I’m not leaving and I’d love to hear your perspective.
Discussion
so the yes and no part. the incentive structure is different although some clients may as well be twitter clones. nostr has no algos to feed you information. so its not ao easy to just hack the algo and gain popularity overnight. unless some popular person here boost your notes.
nostr is tiny compared to twitter. most bitcoiners on twitter want to be influencers and they measure influence by follower count and nostr cannot compete. the bitcoiners not wanting to be influencers are comfortable with the twitter dynamics and can readily find solid information and can keep up with their favorite projects in the space.
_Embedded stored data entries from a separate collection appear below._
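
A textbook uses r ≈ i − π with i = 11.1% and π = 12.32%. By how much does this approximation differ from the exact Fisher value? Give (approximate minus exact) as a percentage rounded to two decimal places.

-0.13%

Approximate: r ≈ 11.100% − 12.320% = -1.2200%
Exact: (1 + 0.1110)/(1 + 0.1232) − 1 = -1.0862%
Error = -1.2200% − (-1.0862%) = -0.1338% → -0.13%.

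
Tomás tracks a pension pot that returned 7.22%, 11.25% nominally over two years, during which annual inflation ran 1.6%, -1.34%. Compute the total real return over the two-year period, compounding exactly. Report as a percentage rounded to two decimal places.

Compound the nominal returns: 1.0722 × 1.1125 = 1.192823.
Compound inflation: 1.0160 × 0.9866 = 1.002386.
Deflate: 1.192823 / 1.002386 = 1.189984.
Total real return = 1.189984 − 1 → 19.00%.

19.00%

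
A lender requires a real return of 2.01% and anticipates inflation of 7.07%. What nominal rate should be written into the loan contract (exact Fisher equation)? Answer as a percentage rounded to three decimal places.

(1 + i) = (1 + r)(1 + π) = 1.02010 × 1.07070 = 1.09222107
i = 1.09222107 − 1, so the required nominal rate is 9.222%.

9.222%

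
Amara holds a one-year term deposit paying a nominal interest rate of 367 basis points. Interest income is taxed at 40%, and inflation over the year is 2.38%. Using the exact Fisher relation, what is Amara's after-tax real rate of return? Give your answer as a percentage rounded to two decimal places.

After-tax nominal return = 3.67% × (1 − 0.4) = 2.2020%.
1 + r = 1.02202 / 1.02380 = 0.998261
After-tax real rate = 0.998261 − 1 → -0.17%.

-0.17%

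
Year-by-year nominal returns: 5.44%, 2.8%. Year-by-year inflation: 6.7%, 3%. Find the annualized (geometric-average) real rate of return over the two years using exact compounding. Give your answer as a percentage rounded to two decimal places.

-0.69%

Compound the nominal returns: 1.0544 × 1.0280 = 1.08392320.
Compound inflation: 1.0670 × 1.0300 = 1.09901000.
Deflate: 1.08392320 / 1.09901000 = 0.98627237.
Annualized real rate = 0.98627237^(1/2) − 1 = -0.6888% → -0.69%.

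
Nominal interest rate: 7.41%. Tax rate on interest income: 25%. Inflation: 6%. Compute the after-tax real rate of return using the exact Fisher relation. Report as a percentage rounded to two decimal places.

After-tax nominal return = 7.41% × (1 − 0.25) = 5.5575%.
1 + r = 1.055575 / 1.06000 = 0.995825
After-tax real rate = 0.995825 − 1 → -0.42%.

-0.42%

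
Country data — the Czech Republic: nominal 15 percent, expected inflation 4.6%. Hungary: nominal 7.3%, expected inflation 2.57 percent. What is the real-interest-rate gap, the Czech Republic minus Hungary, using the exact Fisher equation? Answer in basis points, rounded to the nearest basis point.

The Czech Republic: (1 + 0.1500)/(1 + 0.0460) − 1 = 9.9426%
Hungary: (1 + 0.0730)/(1 + 0.0257) − 1 = 4.6115%
Differential = 9.9426% − 4.6115% = 5.3312% → 533 basis points.

533 basis points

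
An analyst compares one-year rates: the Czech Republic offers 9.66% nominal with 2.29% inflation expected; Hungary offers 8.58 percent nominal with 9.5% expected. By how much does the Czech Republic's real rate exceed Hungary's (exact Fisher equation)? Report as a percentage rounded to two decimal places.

8.05%

The Czech Republic: (1 + 0.0966)/(1 + 0.0229) − 1 = 7.2050%
Hungary: (1 + 0.0858)/(1 + 0.0950) − 1 = -0.8402%
Differential = 7.2050% − (-0.8402%) = 8.0452% → 8.05%.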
nostr is for noobs and more advanced bitcoiners who are interested in engaging further in sovereignty/freedom. like using bitcoin as a medium of exchange (v4v), data ownership and free speech via social media etc withoit fear of being deplatformed or demonetized..
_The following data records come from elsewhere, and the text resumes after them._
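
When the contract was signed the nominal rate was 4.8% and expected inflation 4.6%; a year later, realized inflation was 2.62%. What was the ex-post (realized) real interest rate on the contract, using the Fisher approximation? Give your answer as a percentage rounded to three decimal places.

2.180%

Ex-post: 4.8% − 2.62% = 2.180%
So the realized real rate is 2.180%.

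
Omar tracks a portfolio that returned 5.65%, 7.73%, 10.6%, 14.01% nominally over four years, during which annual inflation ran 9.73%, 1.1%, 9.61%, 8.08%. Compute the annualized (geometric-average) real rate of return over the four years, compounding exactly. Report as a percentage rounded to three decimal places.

2.225%

Nominal growth factor = 1.0565 × 1.0773 × 1.1060 × 1.1401 = 1.43517293
Price-level growth factor = 1.0973 × 1.0110 × 1.0961 × 1.0808 = 1.31423203
Real growth factor = 1.43517293 / 1.31423203 = 1.09202401
Annualized real rate = 1.09202401^(1/4) − 1 = 2.2252% → 2.225%.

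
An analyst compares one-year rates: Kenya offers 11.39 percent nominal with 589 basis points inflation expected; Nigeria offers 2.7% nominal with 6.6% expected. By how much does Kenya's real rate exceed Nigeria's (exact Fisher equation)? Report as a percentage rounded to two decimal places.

Kenya: (1 + 0.1139)/(1 + 0.0589) − 1 = 5.1941%
Nigeria: (1 + 0.0270)/(1 + 0.0660) − 1 = -3.6585%
Differential = 5.1941% − (-3.6585%) = 8.8526% → 8.85%.

8.85%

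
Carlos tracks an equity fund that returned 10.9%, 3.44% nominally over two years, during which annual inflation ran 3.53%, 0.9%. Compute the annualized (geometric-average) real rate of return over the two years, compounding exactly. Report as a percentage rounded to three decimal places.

Nominal growth factor = 1.1090 × 1.0344 = 1.14714960
Price-level growth factor = 1.0353 × 1.0090 = 1.04461770
Real growth factor = 1.14714960 / 1.04461770 = 1.09815256
Annualized real rate = 1.09815256^(1/2) − 1 = 4.7928% → 4.793%.

4.793%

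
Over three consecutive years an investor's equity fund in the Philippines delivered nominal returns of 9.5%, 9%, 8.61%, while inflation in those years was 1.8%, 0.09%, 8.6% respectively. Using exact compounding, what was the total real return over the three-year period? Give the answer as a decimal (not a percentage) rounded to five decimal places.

0.17150

Nominal growth factor = 1.0950 × 1.0900 × 1.0861 = 1.296315
Price-level growth factor = 1.0180 × 1.0009 × 1.0860 = 1.106543
Real growth factor = 1.296315 / 1.106543 = 1.171500
Total real return = 1.171500 − 1 → 0.17150.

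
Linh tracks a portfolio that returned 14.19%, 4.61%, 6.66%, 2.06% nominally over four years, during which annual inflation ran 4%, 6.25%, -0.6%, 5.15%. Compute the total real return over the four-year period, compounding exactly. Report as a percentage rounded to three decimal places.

Compound the nominal returns: 1.1419 × 1.0461 × 1.0666 × 1.0206 = 1.300344.
Compound inflation: 1.0400 × 1.0625 × 0.9940 × 1.0515 = 1.154936.
Deflate: 1.300344 / 1.154936 = 1.125902.
Total real return = 1.125902 − 1 → 12.590%.

12.590%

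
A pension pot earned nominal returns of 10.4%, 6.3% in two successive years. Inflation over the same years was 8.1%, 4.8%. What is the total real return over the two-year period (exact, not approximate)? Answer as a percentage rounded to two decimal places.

Nominal growth factor = 1.1040 × 1.0630 = 1.173552
Price-level growth factor = 1.0810 × 1.0480 = 1.132888
Real growth factor = 1.173552 / 1.132888 = 1.035894
Total real return = 1.035894 − 1 → 3.59%.

3.59%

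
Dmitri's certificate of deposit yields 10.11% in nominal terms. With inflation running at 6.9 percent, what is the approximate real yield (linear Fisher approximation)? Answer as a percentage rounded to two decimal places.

3.21%

r ≈ i − π = 10.11% − 6.9% = 3.21%.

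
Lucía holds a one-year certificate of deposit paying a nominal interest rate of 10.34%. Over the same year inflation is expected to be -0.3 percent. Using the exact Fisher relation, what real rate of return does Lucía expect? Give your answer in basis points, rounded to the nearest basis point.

1 + r = 1.10340 / 0.99700 = 1.106720
r = 1.106720 − 1 = 10.6720%, i.e. 1067 basis points.

1067 basis points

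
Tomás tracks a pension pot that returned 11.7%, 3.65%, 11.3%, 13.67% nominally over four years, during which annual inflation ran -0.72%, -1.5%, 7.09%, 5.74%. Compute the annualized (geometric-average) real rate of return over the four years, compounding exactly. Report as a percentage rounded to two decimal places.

Compound the nominal returns: 1.1170 × 1.0365 × 1.1130 × 1.1367 = 1.46474999.
Compound inflation: 0.9928 × 0.9850 × 1.0709 × 1.0574 = 1.10735335.
Deflate: 1.46474999 / 1.10735335 = 1.32274851.
Annualized real rate = 1.32274851^(1/4) − 1 = 7.2431% → 7.24%.

7.24%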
there are trade-offs to say the least.
I only got into twitter to consume as much bitcoin information as I possibly could. Now after years of reading all the books and listening to all the podcasts I got bored. I’m still hungry to learn but I wasn’t being presented anything new on twitter. So I decided to focus on learning more about lighting and actually using bitcoin as a tool other than just a store on value. Which brought me to nostr because I want to interact with bitcoiners instead of living in the nightmarish hellscape that is twitter.
precisely my fren. those folks still there either have monetary interest recycling information or just havent arrived at the point of exhaustion consuming pig slop.